Pierluigi Paganini August 02, 2015

While Microsoft is offering for free it new Windows 10 OS, security experts argue that the cost for user privacy is much higher.

Microsoft Windows 10 is the new operating system of the IT giant, the newborn already reached more than 14 million downloads in just two days. The experts who have already analyzed Windows 10 explained that it is quite difficult to change default settings, and these settings represent a threat for the user’s privacy.

Technology journalists described Windows 10 as faster and more user-friendly than any previous version of Windows OS.

The privacy settings in Windows 10 operating system are invasive by default, the experts confirmed that in some cases the changing of a parameter involves over a dozen different screens and the connection to a company website.

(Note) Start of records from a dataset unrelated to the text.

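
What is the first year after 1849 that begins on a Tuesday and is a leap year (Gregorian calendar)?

1856

Jan 1 advances by 2 weekdays after a leap year and by 1 after a common year.
1849: Jan 1 is Monday.
1850: Tuesday
1851: Wednesday
1852: Thursday (leap)
1853: Saturday
1854: Sunday
1855: Monday
1856: Tuesday (leap)
1856 begins on a Tuesday and is a leap year.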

The procedure request users signing in with their Microsoft email account, this means Windows can have access to their email accounts, messages, contacts and calendar data.

windows 10 privacy

Microsoft Windows 10 comes with the new Edge browser which serves user personalized ads.

The Microsoft voice-driven assistant Cortana reportedly “plays fast and loose with your data.” 

Microsoft Windows 10 wants access to user locations and location history, another element of concerns for its users.

Consider also that user locations and location history could be provided not just to Microsoft, but to its “trusted partners,” but who are these trusted companies? 

Alec Meer of the ‘Rock, Paper, Shotgun’ blog highlighted this statement in Microsoft’s terms of use agreement:

“We will access, disclose and preserve personal data, including your content (such as the content of your emails, other private communications or files in private folders), when we have a good faith belief that doing so is necessary to.”

Meer explained that Microsoft is not informing its users that it is “gathering and storing vast amounts of data on your computing habits,”.

“There is no world in which 45 pages of policy documents and opt-out settings split across 13 different Settings screens and an external website constitutes ‘real transparency,’” he wrote.

Privacy advocates have raised concerns over the policies of IT Giants that are collecting a vast amount of user data, Microsoft Windows 10 seems to be a perfect instrument to do it.